Les stimulants de contrôle sont entrés en action. Quelques secondes plus tard, ma tête s’est éclaircie, mes pensées sont sorties du brouillard pour devenir étincelantes comme l’insupportable éclat du soleil sur la lame d’un couteau. La chaleur grasse de l’air s’est atténuée quand les régulateurs neuraux ont réglé mon système pour tenir compte de la baisse de température. Respirer est devenu un plaisir lascif, comme boire un rhum chaud par une nuit d’hiver. L’habitacle du transport et les personnes présentes n’étaient que des énigmes codées dont je pouvais découvrir la solution pour peu que je…
J’ai senti un sourire forcer son chemin sur mes traits.

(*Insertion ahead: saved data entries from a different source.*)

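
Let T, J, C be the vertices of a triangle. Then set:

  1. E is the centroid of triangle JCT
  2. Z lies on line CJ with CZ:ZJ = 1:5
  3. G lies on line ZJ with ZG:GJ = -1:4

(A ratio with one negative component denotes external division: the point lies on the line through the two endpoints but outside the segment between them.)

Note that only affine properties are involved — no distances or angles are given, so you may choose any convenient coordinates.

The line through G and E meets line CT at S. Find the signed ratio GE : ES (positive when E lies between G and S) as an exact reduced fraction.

GE:ES = -4/3

Work in coordinates with T = (0, 0), J = (1, 0), C = (0, 1).
1. E is the centroid of triangle JCT ⇒ E = (1/3, 1/3)
2. Z lies on line CJ with CZ:ZJ = 1:5 ⇒ Z = (1/6, 5/6)
3. G lies on line ZJ with ZG:GJ = -1:4 ⇒ G = (-1/9, 10/9)
line GE meets CT at S = (0, 11/12)
E = G + t·(S−G) with t = 4, so GE:ES = 4:-3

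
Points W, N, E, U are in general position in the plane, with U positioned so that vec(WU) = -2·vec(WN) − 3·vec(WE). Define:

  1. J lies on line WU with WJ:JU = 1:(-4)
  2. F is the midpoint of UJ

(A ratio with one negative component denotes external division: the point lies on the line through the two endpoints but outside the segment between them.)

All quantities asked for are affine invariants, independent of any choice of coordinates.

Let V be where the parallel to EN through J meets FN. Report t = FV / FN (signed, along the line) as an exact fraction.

t = 5/4

Choose coordinates W = (0, 0), N = (1, 0), E = (0, 1), U = (-2, -3).
1. J lies on line WU with WJ:JU = 1:(-4) ⇒ J = (2/3, 1)
2. F is the midpoint of UJ ⇒ F = (-2/3, -1)
through J parallel to EN: direction (1, -1); meets FN at V = (17/12, 1/4)
V = F + t·(N−F) with t = 5/4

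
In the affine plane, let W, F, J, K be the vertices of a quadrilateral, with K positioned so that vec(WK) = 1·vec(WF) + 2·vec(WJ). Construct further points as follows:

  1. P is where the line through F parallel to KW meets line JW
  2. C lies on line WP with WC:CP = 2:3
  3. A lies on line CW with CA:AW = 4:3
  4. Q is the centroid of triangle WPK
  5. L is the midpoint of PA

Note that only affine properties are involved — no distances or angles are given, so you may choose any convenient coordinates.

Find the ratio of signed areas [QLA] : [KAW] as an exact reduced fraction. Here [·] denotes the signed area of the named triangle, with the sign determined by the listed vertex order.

[QLA]:[KAW] = 29/36

Choose coordinates W = (0, 0), F = (1, 0), J = (0, 1), K = (1, 2).
1. P is where the line through F parallel to KW meets line JW ⇒ P = (0, -2)
2. C lies on line WP with WC:CP = 2:3 ⇒ C = (0, -4/5)
3. A lies on line CW with CA:AW = 4:3 ⇒ A = (0, -12/35)
4. Q is the centroid of triangle WPK ⇒ Q = (1/3, 0)
5. L is the midpoint of PA ⇒ L = (0, -41/35)
2·[QLA] = -29/105, 2·[KAW] = -12/35
[QLA]:[KAW] = -29/105:-12/35 = 29/36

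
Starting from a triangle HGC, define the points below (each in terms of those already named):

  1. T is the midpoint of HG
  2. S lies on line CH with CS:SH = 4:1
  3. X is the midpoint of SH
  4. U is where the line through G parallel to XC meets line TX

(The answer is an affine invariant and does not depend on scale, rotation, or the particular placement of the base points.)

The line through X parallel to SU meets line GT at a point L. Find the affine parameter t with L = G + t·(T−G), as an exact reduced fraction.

Work in coordinates with H = (0, 0), G = (1, 0), C = (0, 1).
1. T is the midpoint of HG ⇒ T = (1/2, 0)
2. S lies on line CH with CS:SH = 4:1 ⇒ S = (0, 1/5)
3. X is the midpoint of SH ⇒ X = (0, 1/10)
4. U is where the line through G parallel to XC meets line TX ⇒ U = (1, -1/10)
through X parallel to SU: direction (1, -3/10); meets GT at L = (1/3, 0)
L = G + t·(T−G) with t = 4/3

t = 4/3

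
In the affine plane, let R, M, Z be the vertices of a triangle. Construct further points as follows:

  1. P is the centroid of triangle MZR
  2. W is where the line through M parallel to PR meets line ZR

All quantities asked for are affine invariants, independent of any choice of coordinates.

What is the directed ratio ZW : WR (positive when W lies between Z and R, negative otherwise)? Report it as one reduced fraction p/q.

Assign R = (0, 0), M = (1, 0), Z = (0, 1) — the answer is frame-independent, so this choice is without loss of generality.
1. P is the centroid of triangle MZR ⇒ P = (1/3, 1/3)
2. W is where the line through M parallel to PR meets line ZR ⇒ W = (0, -1)
W = Z + t·(R−Z) with t = 2, so ZW:WR = t:(1−t) = 2:-1

ZW:WR = -2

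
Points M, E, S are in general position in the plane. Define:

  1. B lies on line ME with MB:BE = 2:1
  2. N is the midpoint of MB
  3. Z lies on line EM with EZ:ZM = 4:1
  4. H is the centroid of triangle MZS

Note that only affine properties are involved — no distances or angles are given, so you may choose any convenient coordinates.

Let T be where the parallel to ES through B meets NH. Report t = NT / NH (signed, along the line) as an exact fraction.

t = 5

Choose coordinates M = (0, 0), E = (1, 0), S = (0, 1).
1. B lies on line ME with MB:BE = 2:1 ⇒ B = (2/3, 0)
2. N is the midpoint of MB ⇒ N = (1/3, 0)
3. Z lies on line EM with EZ:ZM = 4:1 ⇒ Z = (1/5, 0)
4. H is the centroid of triangle MZS ⇒ H = (1/15, 1/3)
through B parallel to ES: direction (-1, 1); meets NH at T = (-1, 5/3)
T = N + t·(H−N) with t = 5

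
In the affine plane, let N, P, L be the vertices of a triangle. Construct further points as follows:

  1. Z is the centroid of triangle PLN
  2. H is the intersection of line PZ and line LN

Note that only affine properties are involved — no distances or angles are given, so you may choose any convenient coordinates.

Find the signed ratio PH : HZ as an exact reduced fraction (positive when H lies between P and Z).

PH:HZ = -3

Choose coordinates N = (0, 0), P = (1, 0), L = (0, 1).
1. Z is the centroid of triangle PLN ⇒ Z = (1/3, 1/3)
2. H is the intersection of line PZ and line LN ⇒ H = (0, 1/2)
H = P + t·(Z−P) with t = 3/2, so PH:HZ = t:(1−t) = 3/2:-1/2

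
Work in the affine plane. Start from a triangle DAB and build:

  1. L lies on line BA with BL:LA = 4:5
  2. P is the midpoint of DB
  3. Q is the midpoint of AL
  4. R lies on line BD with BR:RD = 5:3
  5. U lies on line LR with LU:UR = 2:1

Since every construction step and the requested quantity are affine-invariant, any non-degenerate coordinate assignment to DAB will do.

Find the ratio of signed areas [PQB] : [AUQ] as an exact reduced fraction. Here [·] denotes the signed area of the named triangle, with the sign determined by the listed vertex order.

[PQB]:[AUQ] = -78/25

Work in coordinates with D = (0, 0), A = (1, 0), B = (0, 1).
1. L lies on line BA with BL:LA = 4:5 ⇒ L = (4/9, 5/9)
2. P is the midpoint of DB ⇒ P = (0, 1/2)
3. Q is the midpoint of AL ⇒ Q = (13/18, 5/18)
4. R lies on line BD with BR:RD = 5:3 ⇒ R = (0, 3/8)
5. U lies on line LR with LU:UR = 2:1 ⇒ U = (4/27, 47/108)
2·[PQB] = 13/36, 2·[AUQ] = -25/216
[PQB]:[AUQ] = 13/36:-25/216 = -78/25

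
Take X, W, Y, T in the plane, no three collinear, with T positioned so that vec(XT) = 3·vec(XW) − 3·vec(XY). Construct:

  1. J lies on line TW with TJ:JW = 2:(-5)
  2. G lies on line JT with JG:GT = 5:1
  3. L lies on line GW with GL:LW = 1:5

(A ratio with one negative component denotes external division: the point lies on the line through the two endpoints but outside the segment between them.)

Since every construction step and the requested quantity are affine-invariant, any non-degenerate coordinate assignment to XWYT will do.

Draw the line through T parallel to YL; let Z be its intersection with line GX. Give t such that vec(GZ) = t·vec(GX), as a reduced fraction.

t = -1/24

Choose coordinates X = (0, 0), W = (1, 0), Y = (0, 1), T = (3, -3).
1. J lies on line TW with TJ:JW = 2:(-5) ⇒ J = (13/3, -5)
2. G lies on line JT with JG:GT = 5:1 ⇒ G = (29/9, -10/3)
3. L lies on line GW with GL:LW = 1:5 ⇒ L = (77/27, -25/9)
through T parallel to YL: direction (77/27, -34/9); meets GX at Z = (725/216, -125/36)
Z = G + t·(X−G) with t = -1/24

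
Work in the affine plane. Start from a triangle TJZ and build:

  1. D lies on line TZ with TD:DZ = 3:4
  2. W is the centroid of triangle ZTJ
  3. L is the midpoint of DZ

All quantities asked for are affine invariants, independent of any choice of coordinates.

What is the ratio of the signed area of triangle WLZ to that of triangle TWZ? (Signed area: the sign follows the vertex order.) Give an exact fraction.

[WLZ]:[TWZ] = -2/7

Set T = (0, 0), J = (1, 0), Z = (0, 1); any affine frame gives the same invariant.
1. D lies on line TZ with TD:DZ = 3:4 ⇒ D = (0, 3/7)
2. W is the centroid of triangle ZTJ ⇒ W = (1/3, 1/3)
3. L is the midpoint of DZ ⇒ L = (0, 5/7)
2·[WLZ] = -2/21, 2·[TWZ] = 1/3
[WLZ]:[TWZ] = -2/21:1/3 = -2/7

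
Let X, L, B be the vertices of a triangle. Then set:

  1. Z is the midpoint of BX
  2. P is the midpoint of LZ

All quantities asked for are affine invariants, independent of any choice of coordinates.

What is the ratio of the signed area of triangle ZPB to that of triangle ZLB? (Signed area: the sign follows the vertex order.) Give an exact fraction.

Work in coordinates with X = (0, 0), L = (1, 0), B = (0, 1).
1. Z is the midpoint of BX ⇒ Z = (0, 1/2)
2. P is the midpoint of LZ ⇒ P = (1/2, 1/4)
2·[ZPB] = 1/4, 2·[ZLB] = 1/2
[ZPB]:[ZLB] = 1/4:1/2 = 1/2

[ZPB]:[ZLB] = 1/2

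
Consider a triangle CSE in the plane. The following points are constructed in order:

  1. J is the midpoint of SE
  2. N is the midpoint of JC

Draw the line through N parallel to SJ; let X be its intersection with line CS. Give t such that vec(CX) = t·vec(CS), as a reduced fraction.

t = 1/2

Choose coordinates C = (0, 0), S = (1, 0), E = (0, 1).
1. J is the midpoint of SE ⇒ J = (1/2, 1/2)
2. N is the midpoint of JC ⇒ N = (1/4, 1/4)
through N parallel to SJ: direction (-1/2, 1/2); meets CS at X = (1/2, 0)
X = C + t·(S−C) with t = 1/2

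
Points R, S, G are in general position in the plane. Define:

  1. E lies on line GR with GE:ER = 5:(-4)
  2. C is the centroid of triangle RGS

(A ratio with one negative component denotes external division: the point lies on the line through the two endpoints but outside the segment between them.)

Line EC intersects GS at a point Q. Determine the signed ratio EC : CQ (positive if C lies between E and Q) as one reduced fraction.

Assign R = (0, 0), S = (1, 0), G = (0, 1) — the answer is frame-independent, so this choice is without loss of generality.
1. E lies on line GR with GE:ER = 5:(-4) ⇒ E = (0, -4)
2. C is the centroid of triangle RGS ⇒ C = (1/3, 1/3)
line EC meets GS at Q = (5/14, 9/14)
C = E + t·(Q−E) with t = 14/15, so EC:CQ = 14/15:1/15

EC:CQ = 14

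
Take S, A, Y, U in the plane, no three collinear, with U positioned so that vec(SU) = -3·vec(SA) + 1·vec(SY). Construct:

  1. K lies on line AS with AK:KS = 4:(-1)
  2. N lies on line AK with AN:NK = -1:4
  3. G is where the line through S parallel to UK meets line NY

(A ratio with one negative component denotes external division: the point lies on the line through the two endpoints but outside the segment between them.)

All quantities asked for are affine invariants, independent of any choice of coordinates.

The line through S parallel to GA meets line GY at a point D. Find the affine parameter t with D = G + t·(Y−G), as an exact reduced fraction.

t = -39/32

Choose coordinates S = (0, 0), A = (1, 0), Y = (0, 1), U = (-3, 1).
1. K lies on line AS with AK:KS = 4:(-1) ⇒ K = (-1/3, 0)
2. N lies on line AK with AN:NK = -1:4 ⇒ N = (13/9, 0)
3. G is where the line through S parallel to UK meets line NY ⇒ G = (104/33, -13/11)
through S parallel to GA: direction (-71/33, 13/11); meets GY at D = (923/132, -169/44)
D = G + t·(Y−G) with t = -39/32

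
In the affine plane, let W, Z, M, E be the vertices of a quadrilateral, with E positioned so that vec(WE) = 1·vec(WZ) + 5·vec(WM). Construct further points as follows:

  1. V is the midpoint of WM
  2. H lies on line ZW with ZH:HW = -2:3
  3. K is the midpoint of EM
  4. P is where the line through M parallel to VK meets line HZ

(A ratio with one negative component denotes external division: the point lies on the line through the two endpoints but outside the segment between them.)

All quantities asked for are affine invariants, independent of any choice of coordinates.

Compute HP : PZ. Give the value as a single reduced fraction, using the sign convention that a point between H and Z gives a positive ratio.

Set W = (0, 0), Z = (1, 0), M = (0, 1), E = (1, 5); any affine frame gives the same invariant.
1. V is the midpoint of WM ⇒ V = (0, 1/2)
2. H lies on line ZW with ZH:HW = -2:3 ⇒ H = (3, 0)
3. K is the midpoint of EM ⇒ K = (1/2, 3)
4. P is where the line through M parallel to VK meets line HZ ⇒ P = (-1/5, 0)
P = H + t·(Z−H) with t = 8/5, so HP:PZ = t:(1−t) = 8/5:-3/5

HP:PZ = -8/3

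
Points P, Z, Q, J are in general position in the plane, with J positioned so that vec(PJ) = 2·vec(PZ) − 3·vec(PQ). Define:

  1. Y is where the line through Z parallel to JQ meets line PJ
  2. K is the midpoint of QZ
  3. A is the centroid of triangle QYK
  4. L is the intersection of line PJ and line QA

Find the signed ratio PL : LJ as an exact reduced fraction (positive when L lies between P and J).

PL:LJ = -3/2

Work in coordinates with P = (0, 0), Z = (1, 0), Q = (0, 1), J = (2, -3).
1. Y is where the line through Z parallel to JQ meets line PJ ⇒ Y = (4, -6)
2. K is the midpoint of QZ ⇒ K = (1/2, 1/2)
3. A is the centroid of triangle QYK ⇒ A = (3/2, -3/2)
4. L is the intersection of line PJ and line QA ⇒ L = (6, -9)
L = P + t·(J−P) with t = 3, so PL:LJ = t:(1−t) = 3:-2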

— Waouuuuu, Kristin, c’est… de la bonne. C’est mieux que Sharya.
— Heureuse que vous appréciiez, a dit Ortega en regardant sa montre. Deux minutes de plus. Vous vous en sentez capable ?
— Je m’en sens capable, ai-je répondu en faisant la moue et en expirant. Capable de tout.
Ortega a penché la tête vers Bautista, qui pouvait lire les instruments dans le poste de pilotage.
— Rod. Combien de temps ?
— Moins de quarante minutes.
— Donnez-lui la combinaison.
Bautista a ouvert un casier supérieur et Ortega a cherché dans sa poche pour en sortir une seringue hypo surmontée d’une aiguille déplaisante.
— Je veux que vous portiez ça, a-t-elle dit. Une petite assurance offerte par les Dommages organiques.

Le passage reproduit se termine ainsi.